A letter from US Undersecretary of Defence for Policy Christine Wormuth says the review will look for “innovative and non-traditional solutions” to improve how the government handles hostage cases.
The letter is full of vague bureaucratic wording, but The Daily Beast notes that the review will seek to “[put] a stop to turf wars and [get] the various corners of the government on the same page.”
Obama ordered the review over the summer, according to the White House.
The US is known for refusing to pay ransoms for hostages — doing so could make Americans more attractive targets for kidnappings because terrorist organisations know that certain countries are willing to pay large sums of money to free their citizens.
But the issue of whether or not the US government is doing enough to recover Americans taken hostage overseas has resurfaced in light of highly publicized videos from ISIS showing terrorists beheading hostages.

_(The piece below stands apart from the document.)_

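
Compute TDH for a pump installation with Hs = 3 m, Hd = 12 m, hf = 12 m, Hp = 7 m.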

Most recently, American aid worker Peter Kassig was beheaded by the terror group. ISIS released video of the killing. ISIS has also released videos of American journalists James Foley and Steven Sotloff being beheaded.
Foley’s family publicly criticised the government’s handling of his case. His mother said it seemed that their efforts to free Foley were an annoyance to the US government.
Wormuth’s letter mentions “family engagement” as a point of focus for the review of hostage policy.
While this focus on improving hostage policy might result in a more coordinated response from the government in the future, a drastic change in government policy toward paying hostage ransoms isn’t likely.
Ben Rhodes, the deputy national security adviser to President Barack Obama, said in August that the government is right to refuse to pay hostage ransoms.
“We feel very strongly that it is not the right policy for governments to support the payment of ransom to terrorist organisations,” Rhodes said. “In the long run, what that does is it provides additional funding to these terrorist organisations, which allows them to expand their operations. It incentivizes the kidnapping of foreigners in ways that we’ve seen, frankly, with organisations like ISIL and some al-Qaeda affiliates.”
But Rhodes did say that the US might step up its efforts to recover these hostages.
“What we will do is use all the resources of the U.S. government to try to find and, if possible, bring home those Americans who are missing,” he said.